E quali erano i cinque cult preferiti dal grande Lucio? E i cinque registi italiani che amava maggiormente? Fulci talks fornisce risposte a tutte queste domande, man mano che si tirano in ballo anche Sergio Leone, i bertolucciani Ultimo tango a Parigi e Il conformista, Wes Craven, Steven Spielberg e Il silenzio degli innocenti.

Oltre a Riccardo Freda e Dario Argento, che lo accusava di copiarlo e del quale dice(va) che fa finta di volergli bene. Il Dario Argento che definisce chiuso nei propri incubi, a differenza sua che, propenso a giocare con l’orrore come ha fatto soprattutto in Un gatto nel cervello, dichiara suo unico incubo l’onorevole Galloni.

Lui che si proclama un mite anarchico la cui anarchia, tra l’altro, è constatabile nei titoli che ha realizzato, tutti accomunati dalle tematiche del peccato e del dubbio.

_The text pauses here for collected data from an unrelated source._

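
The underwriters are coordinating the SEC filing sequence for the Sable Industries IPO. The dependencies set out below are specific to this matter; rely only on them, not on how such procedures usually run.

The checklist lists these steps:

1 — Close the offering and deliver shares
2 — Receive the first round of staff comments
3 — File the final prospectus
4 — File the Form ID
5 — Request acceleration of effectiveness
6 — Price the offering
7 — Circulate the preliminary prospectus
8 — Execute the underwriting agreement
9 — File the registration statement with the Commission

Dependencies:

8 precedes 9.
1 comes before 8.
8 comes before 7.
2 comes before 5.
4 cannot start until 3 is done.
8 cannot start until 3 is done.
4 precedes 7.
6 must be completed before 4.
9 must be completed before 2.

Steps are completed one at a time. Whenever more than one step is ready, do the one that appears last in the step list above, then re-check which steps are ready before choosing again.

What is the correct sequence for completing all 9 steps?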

Titoli di cui considera tra i più brutti Zombi 3, terminato da Bruno Mattei, e dei quali ricorda il flop italiano di Sette note in nero, rivelatosi invece un successo all’estero.

Quell’estero che considerava grandi registi nomi allora (e non solo) ignorati dalle nostre parti, da Mario Bava a Vittorio Cottafavi; offrendo di conseguenza a Fulci talks di lasciar emergere anche il pensiero di colui che esordì dietro la macchina da presa con I ladri nei confronti della critica cinematografica, della quale definisce quella di sinistra la peggiore.

Un’osservazione pienamente condivisibile, considerando soprattutto il molto poco tenero trattamento che ha riservato ad un validissimo uomo di set oltretutto proveniente da una famiglia di antifascisti poveri. Un uomo di set secondo le proprie parole bugiardo nella vita ma non sul lavoro, destinato anche a dover affrontare la tragica morte della moglie. Un uomo di set amante delle barche a vela e convinto del fatto che, se la televisione impone i messaggi, il cinema ci consente di sceglierli.

Quindi, il messaggio che ci sentiamo di scegliere in questo caso è che l’interessante documentario della De Lillo – programmato nelle sale insieme ad una mini rassegna costituita da I quattro dell’Apocalisse e dal sopra menzionato Sette note in nero – deve essere visto sia da coloro che hanno amato il poeta dello splatter tricolore, sia da chi non ne era a conoscenza… soprattutto in un terzo millennio in cui maestri del suo calibro continuano a non venire riconosciuti, occultati da mestieranti promossi a geni dei fotogrammi in movimento, spesso, proprio da quella disprezzabile critica di sinistra citata pocanzi.